How much harder would it be to try that with religious hardliners and get them to endorse a way of life that the Supreme Court is still iffy about? Quite a bit. But Ankit wasn't scared of the going down that road. Ankit founded Gay And Lesbian Vaishnava Association (GALVA), Mumbai an organisation that talks to religious leaders — with a lot of Hindu groups and sects included — to get them to understand alternate sexualities, "The problem with aggressive activism is that they want things to change in 10 minutes. Every social revolution takes years and the best you can do is to be a part of it. I have been following the Vaishnava religion since I was a kid. And I love being a part of it. And I know, with time they will see that this religion has always been a liberal one," he says.

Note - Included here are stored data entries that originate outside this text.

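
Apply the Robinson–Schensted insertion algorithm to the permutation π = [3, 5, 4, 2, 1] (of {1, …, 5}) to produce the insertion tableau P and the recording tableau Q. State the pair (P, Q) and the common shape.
P = [1, 4] / [2] / [3] / [5];  Q = [1, 2] / [3] / [4] / [5];  common shape = (2, 1, 1, 1)

Row-insert the values π_1, π_2, … into P one at a time, bumping the leftmost entry strictly greater than the inserted value down to the next row. The recording tableau Q records, in position (i, j), the step at which that cell was added to P.
  Insert 3 (step 1): P = [3];  Q = [1]
  Insert 5 (step 2): P = [3, 5];  Q = [1, 2]
  Insert 4 (step 3): P = [3, 4] / [5];  Q = [1, 2] / [3]
  Insert 2 (step 4): P = [2, 4] / [3] / [5];  Q = [1, 2] / [3] / [4]
  Insert 1 (step 5): P = [1, 4] / [2] / [3] / [5];  Q = [1, 2] / [3] / [4] / [5]
Final shape: (2, 1, 1, 1).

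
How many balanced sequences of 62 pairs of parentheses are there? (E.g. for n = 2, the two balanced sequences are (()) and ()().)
C_62 = 24139737743045626825711458546273312

These balanced parentheses are counted by the Catalan number C_n = (1/(n + 1)) · C(2n, n). For n = 62: C_62 = (1/63) · C(124, 62) = 1520803477811874490019821888415218656/63 = 24139737743045626825711458546273312.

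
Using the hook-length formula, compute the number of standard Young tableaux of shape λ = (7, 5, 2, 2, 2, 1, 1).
# SYT of shape (7, 5, 2, 2, 2, 1, 1) = 128931264

Hook-length formula: f^λ = n! / Π hook(c), product over all cells c of the Young diagram. For λ = (7, 5, 2, 2, 2, 1, 1), n = 20 boxes. Hook lengths by row (left-to-right, top-to-bottom): [13, 10, 6, 5, 4, 2, 1]; [10, 7, 3, 2, 1]; [6, 3]; [5, 2]; [4, 1]; [2]; [1]. Product of hooks = 18869760000. So f^λ = 20! / 18869760000 = 2432902008176640000 / 18869760000 = 128931264.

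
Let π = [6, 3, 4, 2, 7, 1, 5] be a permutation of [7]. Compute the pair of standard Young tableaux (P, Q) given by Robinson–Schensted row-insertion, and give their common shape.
P = [1, 4, 5] / [2, 7] / [3] / [6];  Q = [1, 3, 5] / [2, 7] / [4] / [6];  common shape = (3, 2, 1, 1)

Row-insert the values π_1, π_2, … into P one at a time, bumping the leftmost entry strictly greater than the inserted value down to the next row. The recording tableau Q records, in position (i, j), the step at which that cell was added to P.
  Insert 6 (step 1): P = [6];  Q = [1]
  Insert 3 (step 2): P = [3] / [6];  Q = [1] / [2]
  Insert 4 (step 3): P = [3, 4] / [6];  Q = [1, 3] / [2]
  Insert 2 (step 4): P = [2, 4] / [3] / [6];  Q = [1, 3] / [2] / [4]
  Insert 7 (step 5): P = [2, 4, 7] / [3] / [6];  Q = [1, 3, 5] / [2] / [4]
  Insert 1 (step 6): P = [1, 4, 7] / [2] / [3] / [6];  Q = [1, 3, 5] / [2] / [4] / [6]
  Insert 5 (step 7): P = [1, 4, 5] / [2, 7] / [3] / [6];  Q = [1, 3, 5] / [2, 7] / [4] / [6]
Final shape: (3, 2, 1, 1).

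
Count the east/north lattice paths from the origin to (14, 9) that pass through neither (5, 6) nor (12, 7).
Number of paths = 435398

Inclusion–exclusion. Total paths: C(23, 14) = 817190. Through P₁: C(11, 5)·C(12, 9) = 101640. Through P₂: C(19, 12)·C(4, 2) = 302328. Since P₁ is strictly southwest of P₂, a monotone path through both must visit P₁ then P₂; paths through both = C(11, 5)·C(8, 7)·C(4, 2) = 22176. Avoid both = 817190 − 101640 − 302328 + 22176 = 435398.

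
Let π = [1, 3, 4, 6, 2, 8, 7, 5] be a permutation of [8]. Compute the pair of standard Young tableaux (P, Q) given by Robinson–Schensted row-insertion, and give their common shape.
P = [1, 2, 4, 5, 7] / [3, 6] / [8];  Q = [1, 2, 3, 4, 6] / [5, 7] / [8];  common shape = (5, 2, 1)

Row-insert the values π_1, π_2, … into P one at a time, bumping the leftmost entry strictly greater than the inserted value down to the next row. The recording tableau Q records, in position (i, j), the step at which that cell was added to P.
  Insert 1 (step 1): P = [1];  Q = [1]
  Insert 3 (step 2): P = [1, 3];  Q = [1, 2]
  Insert 4 (step 3): P = [1, 3, 4];  Q = [1, 2, 3]
  Insert 6 (step 4): P = [1, 3, 4, 6];  Q = [1, 2, 3, 4]
  Insert 2 (step 5): P = [1, 2, 4, 6] / [3];  Q = [1, 2, 3, 4] / [5]
  Insert 8 (step 6): P = [1, 2, 4, 6, 8] / [3];  Q = [1, 2, 3, 4, 6] / [5]
  Insert 7 (step 7): P = [1, 2, 4, 6, 7] / [3, 8];  Q = [1, 2, 3, 4, 6] / [5, 7]
  Insert 5 (step 8): P = [1, 2, 4, 5, 7] / [3, 6] / [8];  Q = [1, 2, 3, 4, 6] / [5, 7] / [8]
Final shape: (5, 2, 1).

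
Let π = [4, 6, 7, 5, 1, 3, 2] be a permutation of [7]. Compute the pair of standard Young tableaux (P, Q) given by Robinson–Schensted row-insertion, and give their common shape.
P = [1, 2, 7] / [3, 5] / [4] / [6];  Q = [1, 2, 3] / [4, 6] / [5] / [7];  common shape = (3, 2, 1, 1)

Row-insert the values π_1, π_2, … into P one at a time, bumping the leftmost entry strictly greater than the inserted value down to the next row. The recording tableau Q records, in position (i, j), the step at which that cell was added to P.
  Insert 4 (step 1): P = [4];  Q = [1]
  Insert 6 (step 2): P = [4, 6];  Q = [1, 2]
  Insert 7 (step 3): P = [4, 6, 7];  Q = [1, 2, 3]
  Insert 5 (step 4): P = [4, 5, 7] / [6];  Q = [1, 2, 3] / [4]
  Insert 1 (step 5): P = [1, 5, 7] / [4] / [6];  Q = [1, 2, 3] / [4] / [5]
  Insert 3 (step 6): P = [1, 3, 7] / [4, 5] / [6];  Q = [1, 2, 3] / [4, 6] / [5]
  Insert 2 (step 7): P = [1, 2, 7] / [3, 5] / [4] / [6];  Q = [1, 2, 3] / [4, 6] / [5] / [7]
Final shape: (3, 2, 1, 1).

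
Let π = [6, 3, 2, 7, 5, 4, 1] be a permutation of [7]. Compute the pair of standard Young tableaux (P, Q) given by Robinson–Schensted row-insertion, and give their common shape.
P = [1, 4] / [2, 5] / [3, 7] / [6];  Q = [1, 4] / [2, 5] / [3, 6] / [7];  common shape = (2, 2, 2, 1)

Row-insert the values π_1, π_2, … into P one at a time, bumping the leftmost entry strictly greater than the inserted value down to the next row. The recording tableau Q records, in position (i, j), the step at which that cell was added to P.
  Insert 6 (step 1): P = [6];  Q = [1]
  Insert 3 (step 2): P = [3] / [6];  Q = [1] / [2]
  Insert 2 (step 3): P = [2] / [3] / [6];  Q = [1] / [2] / [3]
  Insert 7 (step 4): P = [2, 7] / [3] / [6];  Q = [1, 4] / [2] / [3]
  Insert 5 (step 5): P = [2, 5] / [3, 7] / [6];  Q = [1, 4] / [2, 5] / [3]
  Insert 4 (step 6): P = [2, 4] / [3, 5] / [6, 7];  Q = [1, 4] / [2, 5] / [3, 6]
  Insert 1 (step 7): P = [1, 4] / [2, 5] / [3, 7] / [6];  Q = [1, 4] / [2, 5] / [3, 6] / [7]
Final shape: (2, 2, 2, 1).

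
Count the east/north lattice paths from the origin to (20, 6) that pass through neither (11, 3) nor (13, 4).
Number of paths = 103782

Inclusion–exclusion. Total paths: C(26, 20) = 230230. Through P₁: C(14, 11)·C(12, 9) = 80080. Through P₂: C(17, 13)·C(9, 7) = 85680. Since P₁ is strictly southwest of P₂, a monotone path through both must visit P₁ then P₂; paths through both = C(14, 11)·C(3, 2)·C(9, 7) = 39312. Avoid both = 230230 − 80080 − 85680 + 39312 = 103782.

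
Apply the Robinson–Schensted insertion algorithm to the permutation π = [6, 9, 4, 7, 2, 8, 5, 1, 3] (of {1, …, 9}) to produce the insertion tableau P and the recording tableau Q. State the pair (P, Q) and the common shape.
P = [1, 3, 8] / [2, 5] / [4, 7] / [6, 9];  Q = [1, 2, 6] / [3, 4] / [5, 7] / [8, 9];  common shape = (3, 2, 2, 2)

Row-insert the values π_1, π_2, … into P one at a time, bumping the leftmost entry strictly greater than the inserted value down to the next row. The recording tableau Q records, in position (i, j), the step at which that cell was added to P.
  Insert 6 (step 1): P = [6];  Q = [1]
  Insert 9 (step 2): P = [6, 9];  Q = [1, 2]
  Insert 4 (step 3): P = [4, 9] / [6];  Q = [1, 2] / [3]
  Insert 7 (step 4): P = [4, 7] / [6, 9];  Q = [1, 2] / [3, 4]
  Insert 2 (step 5): P = [2, 7] / [4, 9] / [6];  Q = [1, 2] / [3, 4] / [5]
  Insert 8 (step 6): P = [2, 7, 8] / [4, 9] / [6];  Q = [1, 2, 6] / [3, 4] / [5]
  Insert 5 (step 7): P = [2, 5, 8] / [4, 7] / [6, 9];  Q = [1, 2, 6] / [3, 4] / [5, 7]
  Insert 1 (step 8): P = [1, 5, 8] / [2, 7] / [4, 9] / [6];  Q = [1, 2, 6] / [3, 4] / [5, 7] / [8]
  Insert 3 (step 9): P = [1, 3, 8] / [2, 5] / [4, 7] / [6, 9];  Q = [1, 2, 6] / [3, 4] / [5, 7] / [8, 9]
Final shape: (3, 2, 2, 2).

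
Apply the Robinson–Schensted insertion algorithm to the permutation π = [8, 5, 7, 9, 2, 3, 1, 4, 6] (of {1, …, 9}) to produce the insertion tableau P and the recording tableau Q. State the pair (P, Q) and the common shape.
P = [1, 3, 4, 6] / [2, 7, 9] / [5] / [8];  Q = [1, 3, 4, 9] / [2, 6, 8] / [5] / [7];  common shape = (4, 3, 1, 1)

Row-insert the values π_1, π_2, … into P one at a time, bumping the leftmost entry strictly greater than the inserted value down to the next row. The recording tableau Q records, in position (i, j), the step at which that cell was added to P.
  Insert 8 (step 1): P = [8];  Q = [1]
  Insert 5 (step 2): P = [5] / [8];  Q = [1] / [2]
  Insert 7 (step 3): P = [5, 7] / [8];  Q = [1, 3] / [2]
  Insert 9 (step 4): P = [5, 7, 9] / [8];  Q = [1, 3, 4] / [2]
  Insert 2 (step 5): P = [2, 7, 9] / [5] / [8];  Q = [1, 3, 4] / [2] / [5]
  Insert 3 (step 6): P = [2, 3, 9] / [5, 7] / [8];  Q = [1, 3, 4] / [2, 6] / [5]
  Insert 1 (step 7): P = [1, 3, 9] / [2, 7] / [5] / [8];  Q = [1, 3, 4] / [2, 6] / [5] / [7]
  Insert 4 (step 8): P = [1, 3, 4] / [2, 7, 9] / [5] / [8];  Q = [1, 3, 4] / [2, 6, 8] / [5] / [7]
  Insert 6 (step 9): P = [1, 3, 4, 6] / [2, 7, 9] / [5] / [8];  Q = [1, 3, 4, 9] / [2, 6, 8] / [5] / [7]
Final shape: (4, 3, 1, 1).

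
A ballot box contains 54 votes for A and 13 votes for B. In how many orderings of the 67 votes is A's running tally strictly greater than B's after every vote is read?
Strict-lead orderings = 15526004518640

Total orderings of the 67 votes with 54 for A: C(67, 54) = 25371763481680. By the Bertrand ballot formula (Cycle Lemma / reflection principle), the number of orderings in which A is strictly ahead of B throughout is (p − q)/(p + q) · C(p + q, p) = (54 − 13)/(54 + 13) · 25371763481680 = 15526004518640.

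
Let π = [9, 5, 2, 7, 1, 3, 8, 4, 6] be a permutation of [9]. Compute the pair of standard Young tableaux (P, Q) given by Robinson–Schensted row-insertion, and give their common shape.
P = [1, 3, 4, 6] / [2, 7, 8] / [5] / [9];  Q = [1, 4, 7, 9] / [2, 6, 8] / [3] / [5];  common shape = (4, 3, 1, 1)

Row-insert the values π_1, π_2, … into P one at a time, bumping the leftmost entry strictly greater than the inserted value down to the next row. The recording tableau Q records, in position (i, j), the step at which that cell was added to P.
  Insert 9 (step 1): P = [9];  Q = [1]
  Insert 5 (step 2): P = [5] / [9];  Q = [1] / [2]
  Insert 2 (step 3): P = [2] / [5] / [9];  Q = [1] / [2] / [3]
  Insert 7 (step 4): P = [2, 7] / [5] / [9];  Q = [1, 4] / [2] / [3]
  Insert 1 (step 5): P = [1, 7] / [2] / [5] / [9];  Q = [1, 4] / [2] / [3] / [5]
  Insert 3 (step 6): P = [1, 3] / [2, 7] / [5] / [9];  Q = [1, 4] / [2, 6] / [3] / [5]
  Insert 8 (step 7): P = [1, 3, 8] / [2, 7] / [5] / [9];  Q = [1, 4, 7] / [2, 6] / [3] / [5]
  Insert 4 (step 8): P = [1, 3, 4] / [2, 7, 8] / [5] / [9];  Q = [1, 4, 7] / [2, 6, 8] / [3] / [5]
  Insert 6 (step 9): P = [1, 3, 4, 6] / [2, 7, 8] / [5] / [9];  Q = [1, 4, 7, 9] / [2, 6, 8] / [3] / [5]
Final shape: (4, 3, 1, 1).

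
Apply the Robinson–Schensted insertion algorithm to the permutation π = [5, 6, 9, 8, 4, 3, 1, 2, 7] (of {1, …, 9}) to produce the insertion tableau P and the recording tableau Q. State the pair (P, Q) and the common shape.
P = [1, 2, 7] / [3, 6, 8] / [4] / [5] / [9];  Q = [1, 2, 3] / [4, 8, 9] / [5] / [6] / [7];  common shape = (3, 3, 1, 1, 1)

Row-insert the values π_1, π_2, … into P one at a time, bumping the leftmost entry strictly greater than the inserted value down to the next row. The recording tableau Q records, in position (i, j), the step at which that cell was added to P.
  Insert 5 (step 1): P = [5];  Q = [1]
  Insert 6 (step 2): P = [5, 6];  Q = [1, 2]
  Insert 9 (step 3): P = [5, 6, 9];  Q = [1, 2, 3]
  Insert 8 (step 4): P = [5, 6, 8] / [9];  Q = [1, 2, 3] / [4]
  Insert 4 (step 5): P = [4, 6, 8] / [5] / [9];  Q = [1, 2, 3] / [4] / [5]
  Insert 3 (step 6): P = [3, 6, 8] / [4] / [5] / [9];  Q = [1, 2, 3] / [4] / [5] / [6]
  Insert 1 (step 7): P = [1, 6, 8] / [3] / [4] / [5] / [9];  Q = [1, 2, 3] / [4] / [5] / [6] / [7]
  Insert 2 (step 8): P = [1, 2, 8] / [3, 6] / [4] / [5] / [9];  Q = [1, 2, 3] / [4, 8] / [5] / [6] / [7]
  Insert 7 (step 9): P = [1, 2, 7] / [3, 6, 8] / [4] / [5] / [9];  Q = [1, 2, 3] / [4, 8, 9] / [5] / [6] / [7]
Final shape: (3, 3, 1, 1, 1).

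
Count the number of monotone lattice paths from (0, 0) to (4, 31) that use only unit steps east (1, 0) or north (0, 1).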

GALVA ensures that Hinduism is a liberal religion that has had many instances of homosexuality. Ankit, who was extremely impressed with GALVA's parent organisation founded by ISKCON follower William J in the US, thought that something of that sort will help people learn more about the religion and homosexuality in India. Needless to say, he is on the right path to achieve what he started in 2011.
That's not it. Ankit did whatever he could individually to make a difference in people's mindset. Ankit, who left his job to travel across the country for three months, made it a mission to talk about his homosexuality to the people he met on the road, bus, trains or wherever he was. "I talked to them, whoever they were! At least that way, they will know that we exist," he said.
After his travels and gaining enough perspective to build a forum, he founded GALVA in Mumbai. Since then, he and his team have been not only talking to but listening to the perspective of the religious leaders from various religions. "A faith leader talking about homosexuality is enough to break a taboo. A conversation can help us normalise it," he says. They also reach out to spiritual organisations like Art of Living and Hare Rama, Hare Krishna for support. And it works! "Just two weeks ago Art of Living's FB display pictures was filtered into Pride Parade colours. That's a big deal, isn't it?" he asks.
Not stopping at that, GALVA organises workshops at homes where the team members draw in examples from mythology explaining how homosexuality was a part of and fairly accepted during mythological times. "We want the families to know that this is not some modern phenomenon that kids got hooked on to after they started using phones or started watching western series," he says. Of course there were threats and opposition — including life threats. But that never came in the way of Ankit's determination. "Any fight needs patience and I am ready to give whatever it takes," he signs off.